ISI est né en avril 2008. À cette époque, la connexion Internet n’est pas celle d’aujourd’hui et les Smartphones ou iPhone ne sont pas encore aussi indispensables. Mais David Chungue sait qu’il mise sur le bon cheval. ISI a trois domaines d’activité : le développement des logiciels avec des interfaces web, le développement d’applications mobiles et la conception de sites Internet. L’entreprise a été pionnière en matière de développement d’applications : Vini conso, l’annuaire OPT, Tamaa, l’application pour les championnats du monde de va’a… ISI a même un client international : la Confédération océanienne de football.

Pour rester compétitif

Si David Chungue et son équipe obtiennent et gardent d’importants clients, c’est grâce à leur expertise. Et donc à la formation qui est « un critère pour rester compétitif. C’est un peu comme la mode : les supports et les outils changent en permanence. On est passé du simple écran texte avec la grosse machine à l’émergence des PC puis de tous les logiciels, et au navigateur Internet interface puis au mobile ! ». Chez ISI, la formation, c’est tout le temps mais pas vraiment de manière classique.
« On touche à des domaines où le savoir est disponible sur Internet. Pour rester à la page, il faut s’informer et apprendre. De temps en temps, nous sortons aussi de Tahiti et participons à des conférences à l’étranger. C’est une veille technologique indispensable pour sentir les courants. Une fois validé quelque chose d’intéressant, un nouveau langage numérique par exemple, on va sur Internet et on apprend. »
Aujourd’hui, David Chungue et son équipe maîtrisent une dizaine de langages de programmation. Le minimum pour être au top, selon eux.

Développer les compétences polynésiennes
Le jeune chef d’entreprise confirme qu’il y a des besoins et qu’ils sont croissants. Quand il a créé son entreprise, la décision était « lourde mais réfléchie ». Il souhaitait générer de la plus-value made in Tahiti ! Monter en compétences grâce à la formation fait partie du travail chez ISI et c’est la seule manière de « rester en course ».
En développant son business, David Chungue développe aussi les compétences des Polynésiens. Il se pose même la question de dédier encore plus de temps à la formation, la clef sur laquelle repose toute entreprise du numérique.

Nos formations :

• Licence informatique à l’université de Polynésie française
• BTS Services informatiques aux organisations (SIO)
– option A solutions d’infrastructure
– option B solutions logicielles et applications métiers au lycée Aorai
• Différentes formations pour apprendre le code sont également proposées dans les centres de formation (se renseigner directement auprès d’eux)

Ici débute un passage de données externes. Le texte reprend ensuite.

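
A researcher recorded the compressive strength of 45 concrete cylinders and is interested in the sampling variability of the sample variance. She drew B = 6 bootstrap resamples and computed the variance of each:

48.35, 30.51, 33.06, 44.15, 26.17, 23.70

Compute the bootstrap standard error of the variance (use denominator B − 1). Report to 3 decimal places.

Bootstrap SE is the standard deviation of the 6 replicate variances.
Mean of replicates: (48.35 + 30.51 + 33.06 + 44.15 + 26.17 + 23.70) / 6 = 205.9400 / 6 = 34.3233
Sum of squared deviations: (+14.0267)² + (−3.8133)² + (−1.2633)² + (+9.8267)² + (−8.1533)² + (−10.6233)² = 488.7803
Variance = 488.7803 / 5 = 97.7561
SE* = √97.7561

SE* = 9.887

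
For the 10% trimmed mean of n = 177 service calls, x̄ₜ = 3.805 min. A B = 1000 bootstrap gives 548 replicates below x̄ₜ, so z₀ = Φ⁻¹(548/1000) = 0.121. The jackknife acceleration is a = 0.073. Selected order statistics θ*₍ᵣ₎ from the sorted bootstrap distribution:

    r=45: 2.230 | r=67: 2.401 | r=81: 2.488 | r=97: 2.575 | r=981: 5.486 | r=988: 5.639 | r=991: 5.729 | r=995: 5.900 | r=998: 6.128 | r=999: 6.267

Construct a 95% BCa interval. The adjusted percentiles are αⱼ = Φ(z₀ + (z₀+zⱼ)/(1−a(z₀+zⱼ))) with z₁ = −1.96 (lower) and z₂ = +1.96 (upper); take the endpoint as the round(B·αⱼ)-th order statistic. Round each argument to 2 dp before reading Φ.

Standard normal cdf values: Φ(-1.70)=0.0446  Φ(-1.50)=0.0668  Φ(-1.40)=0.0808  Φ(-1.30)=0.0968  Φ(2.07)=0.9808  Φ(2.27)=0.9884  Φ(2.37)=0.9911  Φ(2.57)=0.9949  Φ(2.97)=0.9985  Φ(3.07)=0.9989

(2.401, 5.900)

Lower: z₀ + z₁ = 0.121 + (-1.960) = -1.839; 1 − a(z₀+z₁) = 1 − (0.073)(-1.839) = 1.1342; argument = 0.121 + (-1.839)/1.1342 = -1.5003 → -1.50.
α₁ = Φ(-1.50) = 0.0668; rank = round(1000 × 0.0668) = 67; θ*₍67₎ = 2.401.
Upper: z₀ + z₂ = 2.081; 1 − a(z₀+z₂) = 0.8481; argument = 2.5748 → 2.57; α₂ = 0.9949; rank = 995; θ*₍995₎ = 5.900.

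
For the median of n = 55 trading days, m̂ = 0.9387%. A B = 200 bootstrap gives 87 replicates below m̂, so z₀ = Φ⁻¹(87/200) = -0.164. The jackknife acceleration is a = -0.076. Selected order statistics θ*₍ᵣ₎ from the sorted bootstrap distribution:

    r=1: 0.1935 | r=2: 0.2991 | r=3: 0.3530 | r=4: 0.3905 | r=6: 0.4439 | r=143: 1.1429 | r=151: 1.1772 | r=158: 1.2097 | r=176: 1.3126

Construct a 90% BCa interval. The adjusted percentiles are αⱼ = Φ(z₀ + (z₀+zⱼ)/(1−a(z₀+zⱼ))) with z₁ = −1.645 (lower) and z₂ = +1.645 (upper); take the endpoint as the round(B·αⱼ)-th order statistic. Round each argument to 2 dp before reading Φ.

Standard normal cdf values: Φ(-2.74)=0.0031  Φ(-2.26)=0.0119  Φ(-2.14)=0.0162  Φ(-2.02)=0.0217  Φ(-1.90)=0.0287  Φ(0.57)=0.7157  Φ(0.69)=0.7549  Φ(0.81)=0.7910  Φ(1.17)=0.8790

Lower: z₀ + z₁ = -0.164 + (-1.645) = -1.809; 1 − a(z₀+z₁) = 1 − (-0.076)(-1.809) = 0.8625; argument = -0.164 + (-1.809)/0.8625 = -2.2614 → -2.26.
α₁ = Φ(-2.26) = 0.0119; rank = round(200 × 0.0119) = 2; θ*₍2₎ = 0.2991.
Upper: z₀ + z₂ = 1.481; 1 − a(z₀+z₂) = 1.1126; argument = 1.1672 → 1.17; α₂ = 0.8790; rank = 176; θ*₍176₎ = 1.3126.

(0.2991, 1.3126)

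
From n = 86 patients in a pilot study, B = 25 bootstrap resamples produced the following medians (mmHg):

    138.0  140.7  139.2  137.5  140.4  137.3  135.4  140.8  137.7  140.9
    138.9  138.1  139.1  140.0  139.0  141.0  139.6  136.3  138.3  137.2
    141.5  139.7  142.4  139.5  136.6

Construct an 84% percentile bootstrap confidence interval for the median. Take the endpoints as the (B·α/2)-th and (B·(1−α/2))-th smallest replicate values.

(136.3, 141.0)

Sorted replicates: 135.4, 136.3, 136.6, 137.2, 137.3, 137.5, 137.7, 138.0, 138.1, 138.3, 138.9, 139.0, 139.1, 139.2, 139.5, 139.6, 139.7, 140.0, 140.4, 140.7, 140.8, 140.9, 141.0, 141.5, 142.4
α = 0.16; lower rank = 25 × 0.080 = 2; upper rank = 25 × 0.920 = 23.
The 2nd smallest replicate is 136.3; the 23rd is 141.0.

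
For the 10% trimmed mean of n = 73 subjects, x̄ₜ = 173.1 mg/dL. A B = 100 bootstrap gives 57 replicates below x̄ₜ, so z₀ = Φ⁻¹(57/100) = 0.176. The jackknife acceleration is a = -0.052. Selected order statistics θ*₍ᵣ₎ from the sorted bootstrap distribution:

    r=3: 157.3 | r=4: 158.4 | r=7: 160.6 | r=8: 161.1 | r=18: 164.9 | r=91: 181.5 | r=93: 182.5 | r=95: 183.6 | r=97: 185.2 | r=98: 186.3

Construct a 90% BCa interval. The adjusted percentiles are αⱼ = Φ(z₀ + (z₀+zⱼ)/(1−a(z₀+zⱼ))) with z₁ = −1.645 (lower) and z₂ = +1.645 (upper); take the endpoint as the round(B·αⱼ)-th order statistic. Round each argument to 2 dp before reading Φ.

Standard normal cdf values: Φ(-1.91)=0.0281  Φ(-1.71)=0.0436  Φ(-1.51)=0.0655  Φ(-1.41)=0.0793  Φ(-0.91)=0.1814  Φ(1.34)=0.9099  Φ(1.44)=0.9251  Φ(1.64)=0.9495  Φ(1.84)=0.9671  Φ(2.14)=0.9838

Lower: z₀ + z₁ = 0.176 + (-1.645) = -1.469; 1 − a(z₀+z₁) = 1 − (-0.052)(-1.469) = 0.9236; argument = 0.176 + (-1.469)/0.9236 = -1.4145 → -1.41.
α₁ = Φ(-1.41) = 0.0793; rank = round(100 × 0.0793) = 8; θ*₍8₎ = 161.1.
Upper: z₀ + z₂ = 1.821; 1 − a(z₀+z₂) = 1.0947; argument = 1.8395 → 1.84; α₂ = 0.9671; rank = 97; θ*₍97₎ = 185.2.

(161.1, 185.2)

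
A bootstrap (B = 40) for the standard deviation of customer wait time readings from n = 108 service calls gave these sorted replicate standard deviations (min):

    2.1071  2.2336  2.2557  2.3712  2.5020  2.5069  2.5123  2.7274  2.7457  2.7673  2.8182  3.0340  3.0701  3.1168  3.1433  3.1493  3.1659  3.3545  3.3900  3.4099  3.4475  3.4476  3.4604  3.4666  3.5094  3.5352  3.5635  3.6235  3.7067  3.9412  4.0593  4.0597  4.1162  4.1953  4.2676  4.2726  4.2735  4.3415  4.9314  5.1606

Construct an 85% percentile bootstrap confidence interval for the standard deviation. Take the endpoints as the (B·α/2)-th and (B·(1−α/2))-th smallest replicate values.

(2.2557, 4.2735)

α = 0.15; lower rank = 40 × 0.075 = 3; upper rank = 40 × 0.925 = 37.
The 3rd smallest replicate is 2.2557; the 37th is 4.2735.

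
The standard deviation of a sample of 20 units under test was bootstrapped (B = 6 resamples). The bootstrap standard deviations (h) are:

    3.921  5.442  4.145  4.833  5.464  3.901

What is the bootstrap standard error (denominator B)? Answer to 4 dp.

SE* = 0.6664

Bootstrap SE is the standard deviation of the 6 replicate standard deviations.
Mean of replicates: (3.921 + 5.442 + 4.145 + 4.833 + 5.464 + 3.901) / 6 = 27.70600 / 6 = 4.61767
Sum of squared deviations: (−0.69667)² + (+0.82433)² + (−0.47267)² + (+0.21533)² + (+0.84633)² + (−0.71667)² = 2.66454
Variance = 2.66454 / 6 = 0.44409
SE* = √0.44409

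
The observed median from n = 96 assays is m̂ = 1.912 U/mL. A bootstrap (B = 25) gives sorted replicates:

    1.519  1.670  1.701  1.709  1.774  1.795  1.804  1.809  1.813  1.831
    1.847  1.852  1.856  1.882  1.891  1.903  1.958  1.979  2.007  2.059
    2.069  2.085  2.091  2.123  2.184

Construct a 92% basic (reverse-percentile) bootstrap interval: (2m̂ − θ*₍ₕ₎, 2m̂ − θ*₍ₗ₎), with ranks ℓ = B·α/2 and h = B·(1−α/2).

Percentile endpoints at ranks 1 and 24: θ*₍1₎ = 1.519, θ*₍24₎ = 2.123.
Basic interval reflects these around m̂:
  lower = 2 × 1.912 − 2.123 = 1.701
  upper = 2 × 1.912 − 1.519 = 2.305

(1.701, 2.305)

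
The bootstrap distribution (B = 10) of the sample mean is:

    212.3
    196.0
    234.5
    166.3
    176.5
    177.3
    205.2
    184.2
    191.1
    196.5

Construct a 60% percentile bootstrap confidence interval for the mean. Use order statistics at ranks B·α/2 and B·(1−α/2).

(176.5, 205.2)

Sorted replicates: 166.3, 176.5, 177.3, 184.2, 191.1, 196.0, 196.5, 205.2, 212.3, 234.5
α = 0.40; lower rank = 10 × 0.200 = 2; upper rank = 10 × 0.800 = 8.
The 2nd smallest replicate is 176.5; the 8th is 205.2.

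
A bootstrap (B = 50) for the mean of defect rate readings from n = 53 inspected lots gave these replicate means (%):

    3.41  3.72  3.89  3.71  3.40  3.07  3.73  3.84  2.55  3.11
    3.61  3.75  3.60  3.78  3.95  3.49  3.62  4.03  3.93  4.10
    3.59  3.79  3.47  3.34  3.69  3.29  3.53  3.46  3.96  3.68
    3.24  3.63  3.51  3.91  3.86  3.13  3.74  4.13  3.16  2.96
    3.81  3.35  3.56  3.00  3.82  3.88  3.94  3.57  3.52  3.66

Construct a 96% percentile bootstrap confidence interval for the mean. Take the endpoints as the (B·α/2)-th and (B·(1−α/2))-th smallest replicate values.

Sorted replicates: 2.55, 2.96, 3.00, 3.07, 3.11, 3.13, 3.16, 3.24, 3.29, 3.34, 3.35, 3.40, 3.41, 3.46, 3.47, 3.49, 3.51, 3.52, 3.53, 3.56, 3.57, 3.59, 3.60, 3.61, 3.62, 3.63, 3.66, 3.68, 3.69, 3.71, 3.72, 3.73, 3.74, 3.75, 3.78, 3.79, 3.81, 3.82, 3.84, 3.86, 3.88, 3.89, 3.91, 3.93, 3.94, 3.95, 3.96, 4.03, 4.10, 4.13
α = 0.04; lower rank = 50 × 0.020 = 1; upper rank = 50 × 0.980 = 49.
The 1st smallest replicate is 2.55; the 49th is 4.10.

(2.55, 4.10)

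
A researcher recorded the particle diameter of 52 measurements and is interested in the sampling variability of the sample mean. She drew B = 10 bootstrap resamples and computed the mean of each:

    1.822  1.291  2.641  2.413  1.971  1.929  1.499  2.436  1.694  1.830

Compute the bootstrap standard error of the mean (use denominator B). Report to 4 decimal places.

SE* = 0.4078

Bootstrap SE is the standard deviation of the 10 replicate means.
Mean of replicates: (1.822 + 1.291 + 2.641 + 2.413 + 1.971 + 1.929 + 1.499 + 2.436 + 1.694 + 1.830) / 10 = 19.52600 / 10 = 1.95260
Sum of squared deviations: (−0.13060)² + (−0.66160)² + (+0.68840)² + (+0.46040)² + (+0.01840)² + (−0.02360)² + (−0.45360)² + (+0.48340)² + (−0.25860)² + (−0.12260)² = 1.66286
Variance = 1.66286 / 10 = 0.16629
SE* = √0.16629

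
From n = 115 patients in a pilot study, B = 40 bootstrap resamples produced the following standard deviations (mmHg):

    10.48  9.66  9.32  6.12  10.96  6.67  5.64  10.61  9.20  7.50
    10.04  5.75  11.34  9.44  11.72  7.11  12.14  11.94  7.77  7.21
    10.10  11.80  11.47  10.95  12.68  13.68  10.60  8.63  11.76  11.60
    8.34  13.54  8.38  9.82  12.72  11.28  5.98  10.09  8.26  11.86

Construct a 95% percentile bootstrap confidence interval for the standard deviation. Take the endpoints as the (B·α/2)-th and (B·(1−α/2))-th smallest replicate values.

(5.64, 13.54)

Sorted replicates: 5.64, 5.75, 5.98, 6.12, 6.67, 7.11, 7.21, 7.50, 7.77, 8.26, 8.34, 8.38, 8.63, 9.20, 9.32, 9.44, 9.66, 9.82, 10.04, 10.09, 10.10, 10.48, 10.60, 10.61, 10.95, 10.96, 11.28, 11.34, 11.47, 11.60, 11.72, 11.76, 11.80, 11.86, 11.94, 12.14, 12.68, 12.72, 13.54, 13.68
α = 0.05; lower rank = 40 × 0.025 = 1; upper rank = 40 × 0.975 = 39.
The 1st smallest replicate is 5.64; the 39th is 13.54.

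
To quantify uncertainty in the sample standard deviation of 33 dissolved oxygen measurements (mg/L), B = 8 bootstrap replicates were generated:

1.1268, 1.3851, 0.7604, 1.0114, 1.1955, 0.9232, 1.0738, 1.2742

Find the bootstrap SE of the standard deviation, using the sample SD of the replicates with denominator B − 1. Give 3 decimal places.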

Travailler dans une entreprise numérique : 
Plusieurs entreprises du fenua sont à la recherche de développeurs web. Si les employeurs sont moins regardants sur les diplômes, mieux vaut faire preuve de beaucoup de curiosité, d’autonomie et connaître l’anglais. Les documents les plus intéressants pour continuer à se former sur le web sont en anglais. David Chungue précise tout de même que la formation initiale pour avoir des bases théoriques solides est importante.
« C’est un vrai débat aujourd’hui pour savoir quel diplôme il faut pour être développeur car tout est disponible sur Internet, mais il y a quand même des concepts théoriques à acquérir. » Les langages de programmation classiques, comme les concepts de programmation, doivent être connus. L’expérience, elle, s’obtient en entreprise. David Chungue privilégie d’ailleurs un recrutement local. Les membres de son équipe sortent tous des formations données à Tahiti. Ce qu’il manque aujourd’hui, selon le chef d’entreprise, ce sont des formations au-delà de la licence.